What if we were to imagine that God is not high up and far away, some cold, mechanical watchmaker sitting on a throne watching all of creation slowly unwinding? What if God is not a remote and withholding father figure who relates to us, his unruly children, primarily by disciplining us according to the book when we stray? What if God is not merely the abstract idea of love, but a lover who loves us truly, madly, deeply? What if God is hot for us?

I know it sounds silly, if not outright sacrilegious, but I don't know what other language to use to capture the intimate, visceral sense that beats in the heart of the scripture here, all that bawdy body-love that sets the page on fire. So many of us were raised with unhelpful or even unhealthy images of God, a cold or angry God who probably didn't like us very much but whom we were told it was our duty to love. In reaction, if we remained involved in the life of faith at all, we likely fled for safety to a more abstracted idea of God or Spirit or a Higher Power that, while perhaps lacking personality, at least posed less of an immediate threat to our spiritual well-being. This is where many of us find ourselves still today, living a cordial handshake sort of relationship at a cool remove from this God or whatever, or this Jesus person.

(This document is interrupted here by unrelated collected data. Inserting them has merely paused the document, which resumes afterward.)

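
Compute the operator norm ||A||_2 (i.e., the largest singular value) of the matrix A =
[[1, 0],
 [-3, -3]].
||A||_2 = sqrt((19 + sqrt(325))/2) ≈ 4.3028 (= sqrt(largest eigenvalue of A^T A))

||A||_2 = sigma_max(A) = sqrt(lambda_max(A^T A)). Form the symmetric matrix M = A^T A =
[[10, 9],
 [9, 9]].
Its characteristic polynomial (trace, determinant of M give the coefficients) is
  p(λ) = det(λ I - M) = λ^2 - 19λ + 9.
For λ^2 - 19λ + 9 the discriminant is 325. It is nonnegative but not a perfect square, so the roots are real and irrational: λ = (19 ± sqrt(325))/2 ≈ 18.5139, 0.4861.
So the eigenvalues of A^T A are ≈ 0.4861, 18.5139 (all ≥ 0, as they must be for A^T A). The largest is λ_max = (19 + sqrt(325))/2 ≈ 18.5139, hence ||A||_2 = sqrt(λ_max) = sqrt((19 + sqrt(325))/2) ≈ 4.3028.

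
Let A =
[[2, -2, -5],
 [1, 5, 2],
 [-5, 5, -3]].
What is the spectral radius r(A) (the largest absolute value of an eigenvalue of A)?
r(A) ≈ 6.7033

The eigenvalues of A are the roots of its characteristic polynomial. With M = A (coefficients from the trace, the sum of principal 2x2 minors, and det A):
  p(λ) = det(λ I - M) = λ^3 - 4λ^2 - 44λ + 186.
No integer candidate from the rational root theorem (±divisors of 186) is a root, so the roots are irrational. The cubic discriminant is Δ = 74484 > 0, so there are three distinct real roots. p(-7) = -45 and p(-6) = 90 have opposite signs, so a root lies in (-7, -6); Newton's method refines it to λ ≈ -6.7033. p(4) = 10 and p(5) = -9 have opposite signs, so a root lies in (4, 5); Newton's method refines it to λ ≈ 4.4068. p(6) = -6 and p(7) = 25 have opposite signs, so a root lies in (6, 7); Newton's method refines it to λ ≈ 6.2965. Check (Vieta): the three roots sum to 4, matching tr M = 4.
Thus the eigenvalues (to 4 decimals) are -6.7033 (modulus 6.7033); 4.4068 (modulus 4.4068); 6.2965 (modulus 6.2965). The spectral radius is the largest modulus: r(A) ≈ 6.7033. (Cross-check: r(A) ≤ ||A||_2 ≈ 8.2972; equality holds whenever A is normal, though it can also hold for some non-normal A.)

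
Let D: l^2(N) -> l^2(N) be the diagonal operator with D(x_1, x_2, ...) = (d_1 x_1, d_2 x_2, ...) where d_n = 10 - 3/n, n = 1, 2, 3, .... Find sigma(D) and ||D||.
sigma(D) = {10 - 3/n : n ≥ 1} ∪ {10}; ||D|| = 10

A bounded diagonal operator on l^2 with diagonal entries d_n has spectrum equal to the closure of {d_n : n ≥ 1}: every d_n is an eigenvalue (with eigenvector e_n), so {d_n} ⊂ sigma(D); the spectrum is closed, so its closure is too; and for lambda not in the closure, (D - lambda I) has bounded inverse (the diagonal entries 1/(d_n - lambda) are bounded). For our sequence d_n = 10 - 3/n, n = 1, 2, 3, ...:
  - {d_n} = {10 - 3/n : n ≥ 1}; the only limit point is 10
  - closure = {10 - 3/n : n ≥ 1} ∪ {10}
For the norm: a diagonal operator has ||D|| = sup_n |d_n|. Here d_n = 10 - 3/n increases monotonically from d_1 = 7 toward 10, with all terms in [7, 10); so sup_n |d_n| = 10 (the supremum is the limit, not attained). So ||D|| = 10.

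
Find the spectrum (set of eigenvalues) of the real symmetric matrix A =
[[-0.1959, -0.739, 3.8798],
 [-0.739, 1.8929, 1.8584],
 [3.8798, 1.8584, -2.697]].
sigma(A) ≈ {-6, 2, 3}

A is real symmetric, so its spectrum consists of real eigenvalues. Expanding the characteristic polynomial of the displayed matrix gives
  det(λ I - A) = p(λ) = λ^3 + (1)λ^2 + (-24)λ + (36).
Solving p(λ) = 0 yields eigenvalues ≈ -6, 2, 3. (A is shown rounded to 4 decimals, so these recover the underlying integer eigenvalues to within that precision.)
Verification: the trace of A = -1 equals the sum of eigenvalues -1, and det(A) ≈ -36.0007 matches the eigenvalue product -36.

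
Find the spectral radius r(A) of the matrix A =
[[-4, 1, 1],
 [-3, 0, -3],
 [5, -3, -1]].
r(A) ≈ 5.3669

The eigenvalues of A are the roots of its characteristic polynomial. With M = A (coefficients from the trace, the sum of principal 2x2 minors, and det A):
  p(λ) = det(λ I - M) = λ^3 + 5λ^2 - 7λ - 27.
No integer candidate from the rational root theorem (±divisors of 27) is a root, so the roots are irrational. The cubic discriminant is Δ = 13424 > 0, so there are three distinct real roots. p(-6) = -21 and p(-5) = 8 have opposite signs, so a root lies in (-6, -5); Newton's method refines it to λ ≈ -5.3669. p(-3) = 12 and p(-2) = -1 have opposite signs, so a root lies in (-3, -2); Newton's method refines it to λ ≈ -2.067. p(2) = -13 and p(3) = 24 have opposite signs, so a root lies in (2, 3); Newton's method refines it to λ ≈ 2.4339. Check (Vieta): the three roots sum to -5, matching tr M = -5.
Thus the eigenvalues (to 4 decimals) are -5.3669 (modulus 5.3669); -2.067 (modulus 2.067); 2.4339 (modulus 2.4339). The spectral radius is the largest modulus: r(A) ≈ 5.3669. (Cross-check: r(A) ≤ ||A||_2 ≈ 7.5917; equality holds whenever A is normal, though it can also hold for some non-normal A.)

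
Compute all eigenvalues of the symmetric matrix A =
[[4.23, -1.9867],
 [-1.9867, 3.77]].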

But what if another relationship is possible? Not a safer relationship—for a true lover is never safe but constantly makes herself vulnerable, constantly risks himself for the sake of the beloved and the love they share—so not something safer but something deeper, better, more alive? What if we could shut out the old, unhealthy tapes and drop our defenses long enough to recognize the passionate love God puts out there for us in Jesus, who is as vulnerable as a lover to all humanity? What then? Can we love God truly, madly, deeply in return?

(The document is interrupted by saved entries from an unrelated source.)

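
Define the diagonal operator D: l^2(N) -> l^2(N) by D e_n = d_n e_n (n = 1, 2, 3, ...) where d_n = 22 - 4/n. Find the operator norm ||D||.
||D|| = 22

For a diagonal operator on l^2 with entries d_n, ||D|| = sup_n |d_n|. Here d_1 = 18, d_2 = 20, ..., and d_n = 22 - 4/n increases monotonically toward 22. All terms lie in [18, 22), so |d_n| = d_n and the supremum is the limit 22, which is not attained by any individual d_n. Hence ||D|| = 22.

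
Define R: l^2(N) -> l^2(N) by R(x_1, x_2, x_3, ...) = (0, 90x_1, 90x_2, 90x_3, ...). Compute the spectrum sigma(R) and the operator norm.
sigma(R) = closed disk {z in C : |z| ≤ 90}; ||R|| = 90

Note R = 90·U where U is the unit right shift (U x)_k = x_{k-1} (with x_0 := 0); so ||R|| = 90||U|| and sigma(R) = 90·sigma(U). ||R x||^2 = sum_{k≥1} |90x_k|^2 = 8100||x||^2, so ||R|| = 90 and sigma(R) ⊂ {|z| ≤ 90}. For any |lambda| < 90, the equation (R - lambda I) x = 0 forces x_1 = 0, then 90x_k = lambda x_{k+1} ⇒ x = 0, so R has no eigenvalues. But (R - lambda I) is not surjective for |lambda| < 90: solving (R - lambda I) x = e_1 would require x_n proportional to (lambda/90)^(-n), which is not in l^2. So every |lambda| < 90 lies in the residual spectrum. The boundary |lambda| = 90 is in the approximate point spectrum (the spectrum is closed). Hence sigma(R) is the closed disk of radius 90.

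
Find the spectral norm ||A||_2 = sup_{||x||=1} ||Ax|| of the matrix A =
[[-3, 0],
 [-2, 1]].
||A||_2 = sqrt((14 + sqrt(160))/2) ≈ 3.6503 (= sqrt(largest eigenvalue of A^T A))

||A||_2 = sigma_max(A) = sqrt(lambda_max(A^T A)). Form the symmetric matrix M = A^T A =
[[13, -2],
 [-2, 1]].
Its characteristic polynomial (trace, determinant of M give the coefficients) is
  p(λ) = det(λ I - M) = λ^2 - 14λ + 9.
For λ^2 - 14λ + 9 the discriminant is 160. It is nonnegative but not a perfect square, so the roots are real and irrational: λ = (14 ± sqrt(160))/2 ≈ 13.3246, 0.6754.
So the eigenvalues of A^T A are ≈ 0.6754, 13.3246 (all ≥ 0, as they must be for A^T A). The largest is λ_max = (14 + sqrt(160))/2 ≈ 13.3246, hence ||A||_2 = sqrt(λ_max) = sqrt((14 + sqrt(160))/2) ≈ 3.6503.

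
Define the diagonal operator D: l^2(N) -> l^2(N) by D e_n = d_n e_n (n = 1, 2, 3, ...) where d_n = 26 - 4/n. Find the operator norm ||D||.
||D|| = 26

For a diagonal operator on l^2 with entries d_n, ||D|| = sup_n |d_n|. Here d_1 = 22, d_2 = 24, ..., and d_n = 26 - 4/n increases monotonically toward 26. All terms lie in [22, 26), so |d_n| = d_n and the supremum is the limit 26, which is not attained by any individual d_n. Hence ||D|| = 26.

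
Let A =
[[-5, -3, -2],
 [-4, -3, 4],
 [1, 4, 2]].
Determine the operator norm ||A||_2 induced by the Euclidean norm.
||A||_2 ≈ 8.3259 (= sqrt(largest eigenvalue of A^T A))

||A||_2 = sigma_max(A) = sqrt(lambda_max(A^T A)). Form the symmetric matrix M = A^T A =
[[42, 31, -4],
 [31, 34, 2],
 [-4, 2, 24]].
Its characteristic polynomial (trace, sum of principal 2x2 minors, determinant of M give the coefficients) is
  p(λ) = det(λ I - M) = λ^3 - 100λ^2 + 2271λ - 10000.
No integer candidate from the rational root theorem (±divisors of 10000) is a root, so the roots are irrational. The cubic discriminant is Δ = 2902215956 > 0, so there are three distinct real roots. p(5) = -1020 and p(6) = 242 have opposite signs, so a root lies in (5, 6); Newton's method refines it to λ ≈ 5.7976. p(24) = 728 and p(25) = -100 have opposite signs, so a root lies in (24, 25); Newton's method refines it to λ ≈ 24.8825. p(69) = -892 and p(70) = 1970 have opposite signs, so a root lies in (69, 70); Newton's method refines it to λ ≈ 69.3199. Check (Vieta): the three roots sum to 100, matching tr M = 100.
So the eigenvalues of A^T A are ≈ 5.7976, 24.8825, 69.3199 (all ≥ 0, as they must be for A^T A). The largest is λ_max ≈ 69.3199, hence ||A||_2 = sqrt(λ_max) ≈ 8.3259.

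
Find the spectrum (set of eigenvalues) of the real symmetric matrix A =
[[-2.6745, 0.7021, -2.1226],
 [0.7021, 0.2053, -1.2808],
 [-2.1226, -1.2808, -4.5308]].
sigma(A) ≈ {-6, -2, 1}

A is real symmetric, so its spectrum consists of real eigenvalues. Expanding the characteristic polynomial of the displayed matrix gives
  det(λ I - A) = p(λ) = λ^3 + (7)λ^2 + (4)λ + (-12.0011).
Solving p(λ) = 0 yields eigenvalues ≈ -6, -2, 1. (A is shown rounded to 4 decimals, so these recover the underlying integer eigenvalues to within that precision.)
Verification: the trace of A = -7 equals the sum of eigenvalues -7, and det(A) ≈ 12.0011 matches the eigenvalue product 12.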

Try to imagine for a moment what that would look like. Use the love we see in this passage from the Song of Songs to envision those new horizons. In place of a relationship with God driven by fear or a sense of obligation or some abstract ethical imperative, imagine instead feeling a lover's delight in God's presence, a lover's pain at anything that would separate us from the beloved, a lover's fervent desire for union and reunion, and a lover's generosity to share the love that overflows through us. Instead of just loving God because we know we should, imagine being in love with God, as in love as the Song's lyricist is with her shepherd lover. His desire for her, his image of her as beloved and lovely, strengethens her, transforms her. It makes her both weak and strong, bold and humble all at the same time. In return, her desire for him gives her the courage to risk appearing foolish or inappropriate or sinful in the eyes of the other "daughters of Jerusalem" in order to live more fully into the intimacy love has created between them.

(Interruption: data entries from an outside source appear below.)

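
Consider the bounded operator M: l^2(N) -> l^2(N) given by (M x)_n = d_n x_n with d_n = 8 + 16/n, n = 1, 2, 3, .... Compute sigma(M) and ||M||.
sigma(M) = {8 + 16/n : n ≥ 1} ∪ {8}; ||M|| = 24

A bounded diagonal operator on l^2 with diagonal entries d_n has spectrum equal to the closure of {d_n : n ≥ 1}: every d_n is an eigenvalue (with eigenvector e_n), so {d_n} ⊂ sigma(M); the spectrum is closed, so its closure is too; and for lambda not in the closure, (M - lambda I) has bounded inverse (the diagonal entries 1/(d_n - lambda) are bounded). For our sequence d_n = 8 + 16/n, n = 1, 2, 3, ...:
  - {d_n} = {8 + 16/n : n ≥ 1}; the only limit point is 8
  - closure = {8 + 16/n : n ≥ 1} ∪ {8}
For the norm: a diagonal operator has ||M|| = sup_n |d_n|. Here d_n = 8 + 16/n is positive and decreasing, so sup_n |d_n| = d_1 = 8 + 16 = 24. So ||M|| = 24.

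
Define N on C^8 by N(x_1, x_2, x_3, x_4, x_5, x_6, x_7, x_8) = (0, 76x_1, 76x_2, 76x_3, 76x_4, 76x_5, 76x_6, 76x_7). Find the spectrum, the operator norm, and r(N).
sigma(N) = {0}; ||N|| = 76; r(N) = 0. (N is nilpotent with N^8 = 0.)

On C^8, N is a strictly lower-triangular matrix with 76 on the subdiagonal and zeros elsewhere, so its characteristic polynomial is lambda^8 and every eigenvalue is 0: sigma(N) = {0}. For the operator norm, N e_i = 76e_{i+1} for i = 1, ..., 7 and N e_8 = 0, so the singular values of N are 76 (with multiplicity 7) and 0; hence ||N|| = 76. The spectral radius r(N) = max|lambda| = 0. Note ||N|| > r(N) — characteristic of non-normal nilpotent operators. Indeed N^8 = 0.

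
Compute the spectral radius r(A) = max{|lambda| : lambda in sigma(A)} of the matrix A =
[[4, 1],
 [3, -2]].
r(A) = (2 + sqrt(48))/2 ≈ 4.4641

The eigenvalues of A are the roots of its characteristic polynomial. With M = A (coefficients from the trace and determinant):
  p(λ) = det(λ I - M) = λ^2 - 2λ - 11.
For λ^2 - 2λ - 11 the discriminant is 48. It is nonnegative but not a perfect square, so the roots are real and irrational: λ = (2 ± sqrt(48))/2 ≈ 4.4641, -2.4641.
Thus the eigenvalues (to 4 decimals) are 4.4641 (modulus 4.4641); -2.4641 (modulus 2.4641). The spectral radius is the largest modulus: r(A) = (2 + sqrt(48))/2 ≈ 4.4641. (Cross-check: r(A) ≤ ||A||_2 ≈ 5.0198; equality holds whenever A is normal, though it can also hold for some non-normal A.)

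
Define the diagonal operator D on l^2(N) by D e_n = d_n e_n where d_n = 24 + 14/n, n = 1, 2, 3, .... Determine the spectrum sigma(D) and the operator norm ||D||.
sigma(D) = {24 + 14/n : n ≥ 1} ∪ {24}; ||D|| = 38

A bounded diagonal operator on l^2 with diagonal entries d_n has spectrum equal to the closure of {d_n : n ≥ 1}: every d_n is an eigenvalue (with eigenvector e_n), so {d_n} ⊂ sigma(D); the spectrum is closed, so its closure is too; and for lambda not in the closure, (D - lambda I) has bounded inverse (the diagonal entries 1/(d_n - lambda) are bounded). For our sequence d_n = 24 + 14/n, n = 1, 2, 3, ...:
  - {d_n} = {24 + 14/n : n ≥ 1}; the only limit point is 24
  - closure = {24 + 14/n : n ≥ 1} ∪ {24}
For the norm: a diagonal operator has ||D|| = sup_n |d_n|. Here d_n = 24 + 14/n is positive and decreasing, so sup_n |d_n| = d_1 = 24 + 14 = 38. So ||D|| = 38.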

The desire of God can do the same for us: both God's desire for us and our desire for the God who loves us so much that God would go to any length, pay any price, make any sacrifice, including even dying on the cross in Christ to be bridge the distance that separates us, to be with us, to know us, to love us. This is the good news of the Gospel: that God is love; that God is in love with us, all of us; and that, in the words of our anonymous poet lover here this morning, God's love is "strong as death, passion fierce as the grave. Its flashes are flashes of fire, a raging flame. Many waters cannot quench such love, neither can floods drown it. If one offered for such love all the wealth of one's house, it would be utterly scorned" (8:6-7).

God, our eternal lover, illumines our days and haunts our dreams. God stands behind the wall, gazing in at the windows, looking through the lattice. God embraces us with a lover's arms and whispers against the nape of our neck, "I come to my garden, my sister," my brother, "my bride," my groom; "I gather my myrrh with my spice, I eat my honeycomb with my honey, I drink my wine with my milk." And that God bids us all, "Eat, friends, drink, and be drunk with love" (5:1).